Savuchune, publié en Iran en 1969, est le point culminant de l’œuvre littéraire de madame Dâneshvar. C’est avec ce chef-d’œuvre qu’elle s’est fait officiellement connaître comme l’un des grands écrivains de la littérature moderne persane. D’ailleurs, "pour les lecteurs occidentaux également, ce roman est un exemple éminent de la littérature romanesque contemporaine de l’Iran et offre un éclairage unique sur la vie privée et intérieure d’une famille iranienne". [1] Dans Savuchune, Dâneshvar intègre les activités sociales, les coutumes traditionnelles et les croyances des Iraniens, tout en créant une histoire magnifiquement racontée. Cette histoire très dense est aussi une forte critique des effets désagréables de l’Occupation … .
Ce roman, un des plus importants best-sellers iraniens, a été réédité une quinzaine de fois en Iran et traduit en plusieurs langues. Savuchune est dédié à Jalâl Al-e Ahmad, mari de Dâneshvar, dont la mort, quelques mois avant la publication de ce roman, affecta profondément la romancière. Elle dédicace ainsi son roman : "En souvenir de l’ami qui était la splendeur (Jalâl en persan) de ma vie."
L’histoire de Savuchune se passe dans la région de Fârs, à Chiraz, lors de la seconde guerre mondiale et l’occupation de l’Iran par les Alliés.

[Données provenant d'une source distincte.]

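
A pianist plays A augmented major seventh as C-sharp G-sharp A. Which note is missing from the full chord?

A augmented major seventh = A, C-sharp, E-sharp, G-sharp. The voicing lacks the 5th (augmented 5th), E-sharp.

E-sharp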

Elle met en scène la vie de Zari, femme conformiste, dont le mari, Youssef, est un des grands propriétaires fonciers de la région. Celui-ci est un homme juste et libéral et ne peut supporter l’injustice et le malheur de ses paysans et des hommes qui dépendent de lui. Il repousse l’offre d’achat que lui fait l’armée d’occupation pour la récolte de l’année et ce refus met en branle une chaîne d’événements qui mènent à la fin tragique de l’histoire.
Le roman débute avec la cérémonie de mariage de la fille du gouverneur. Parmi les invités, on reconnaît la plupart des personnages principaux du roman : Zari, Youssef, M. Zinger, Abol Ghâssem Khân, Mac Mahon, Ezzat-o doleh,…
Au-delà de la souffrance de la société de Chiraz de l’époque, au-delà de la famine et des maladies qui affligent l’ensemble de l’Iran et de la dureté de l’occupation prolongée de deux grandes armées, c’est surtout Youssef et son entourage proche que l’on voit. Le temps du roman est également celui du choix à faire. Youssef et son frère se découvrent des avis politiques totalement divergents. Youssef, le cadet, s’oppose à l’occupation et vilipende les collaborateurs. Mais son frère Khân, homme politique ambitieux, coopère officiellement avec les forces d’occupation britannique au niveau local, niveau qui, sans lui, ne pourrait être contrôlé par les Anglais. Bien que le livre n’implique jamais directement le gouvernement du Shah, il pose certainement des questions sur la domination et l’influence des grandes puissances occidentales sur l’Iran au cours de cette période.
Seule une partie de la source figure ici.